The Age and The Sydney Morning Herald have claimed the top prize for excellence in journalism at the prestigious annual Walkley Awards.
The Age’s investigative and world editor Michael Bachelard and SMH photographer Kate Geraghty won the Gold Walkley for Surviving IS: Stories of Mosul, which also took out the prize for feature writing short (under 4000 words).
The Fairfax multimedia team also took out the Walkley for production on the same project.
Photographer Kate Geraghty Photo: James Brickwood
Bachelard and Geraghty travelled to Mosul after it was liberated from Islamic State.
Together, they told the stories of children living in the massive Khazer displaced person’s camp, including that of a young girl who had watched her mother be killed by IS fighters and a primary-school aged boy who had watched his best friend be slaughtered in the schoolyard.
“The ancient city of Mosul’s devastation by Islamic State may feel unthinkably tragic and distant, but Michael Bachelard and Kate Geraghty told visceral, personal stories that helped readers gain insight through a common humanity,” the Walkley Foundation said.

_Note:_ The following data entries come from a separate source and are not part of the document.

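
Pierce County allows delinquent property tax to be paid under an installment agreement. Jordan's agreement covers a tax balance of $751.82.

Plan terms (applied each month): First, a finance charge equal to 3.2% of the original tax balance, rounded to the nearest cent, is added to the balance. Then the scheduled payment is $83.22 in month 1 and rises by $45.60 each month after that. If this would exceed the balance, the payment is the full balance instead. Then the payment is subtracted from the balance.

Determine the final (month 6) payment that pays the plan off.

# | Opening | Interest | Payment | End bal
1 | $751.82 | $24.06 | $83.22 | $692.66
2 | $692.66 | $24.06 | $128.82 | $587.90
3 | $587.90 | $24.06 | $174.42 | $437.54
4 | $437.54 | $24.06 | $220.02 | $241.58
5 | $241.58 | $24.06 | $265.62 | $0.02
6 | $0.02 | $24.06 | $24.08 | $0.00

$24.08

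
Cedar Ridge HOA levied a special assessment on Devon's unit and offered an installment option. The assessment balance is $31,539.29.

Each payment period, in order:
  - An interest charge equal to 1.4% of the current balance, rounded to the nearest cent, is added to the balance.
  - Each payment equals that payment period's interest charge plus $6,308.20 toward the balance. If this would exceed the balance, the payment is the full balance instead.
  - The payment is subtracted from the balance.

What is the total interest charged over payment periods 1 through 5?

# | Opening | Interest | Payment | End bal
1 | $31,539.29 | $441.55 | $6,749.75 | $25,231.09
2 | $25,231.09 | $353.24 | $6,661.44 | $18,922.89
3 | $18,922.89 | $264.92 | $6,573.12 | $12,614.69
4 | $12,614.69 | $176.61 | $6,484.81 | $6,306.49
5 | $6,306.49 | $88.29 | $6,394.78 | $0.00
Total interest: $441.55 + $353.24 + $264.92 + $176.61 + $88.29 = $1,324.61

$1,324.61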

“Visiting hospitals, mass graves, military bases and homes, Bachelard’s stories introduce us to people who are resilient, yet exhausted by the ravages of war. Geraghty’s visuals help immerse readers into the atmosphere of a city and a situation far from our understanding.
“While foreign war can feel and be reported as something ‘other’, Bachelard’s words and Geraghty’s visuals made Mosul’s loss into one we should all grieve.”
Michael Bachelard in front of a burning oil well near Mosul. Photo: Kate Geraghty
Bachelard is now a four-time Walkley Award-winner, including this year’s Gold, after previously winning in 2010 (Business) and 2015 (Print/Text News Report with Armando Cordoba).
Geraghty was also named this year’s Nikon-Walkley Press Photographer of the Year, for a body of work that included coverage of the frontlines of Mosul, the war on drugs in the Philippines, the famine crisis in South Sudan, and Australian Vietnam War veterans who have retired to their old battlegrounds.
Elena de Chavez visits the tomb of her son Alvin Ronald de Chavez who was a small time drug dealer shot dead in Manila. Photo: Kate Geraghty
Former Age political editor and veteran journalist Michael Gordon was among the major winners, taking out the award for outstanding contribution to journalism. Gordon retired in June this year after more than 40 years in journalism.
Veteran journalist Michael Gordon observes Question Time at Parliament House in Canberra. Photo: Andrew Meares
Australia’s leading investigative business journalist and multi-Walkley winner Adele Ferguson has claimed two awards. Ferguson’s expose into the Domino’s pizza chain with Mario Christodoulou won the award for business journalism.
Ferguson also claimed a Walkley for investigative journalism, along with Sarah Danckert and Klaus Toft, for a joint Fairfax Media/ABC investigation into Aveo retirement villages.
The Age crime writer John Silvester was recognised, winning the award for commentary, analysis, opinion and critique for three pieces in his popular Naked City column.
Cathy Wilcox won the Walkley for best cartoon for “Low-cost housing, London”. ” src=”http://梧桐夜网smh苏州美甲培训419论坛/content/dam/images/g/z/v/k/a/r/image.imgtype.articleLeadwide.620×0.png/1511986694310.png” title=”” width=”100%”>
Newcastle Herald journalist Joanne McCarthy took out the public service journalism gong for her articles into the devastating impact of mesh surgery. Fellow Newcastle journalist Carrie Fellner won an award for coverage of community or regional affairs.
Age editor Alex Lavelle congratulated all the winners and said “these awards are recognition for our commitment to important agenda-setting journalism”.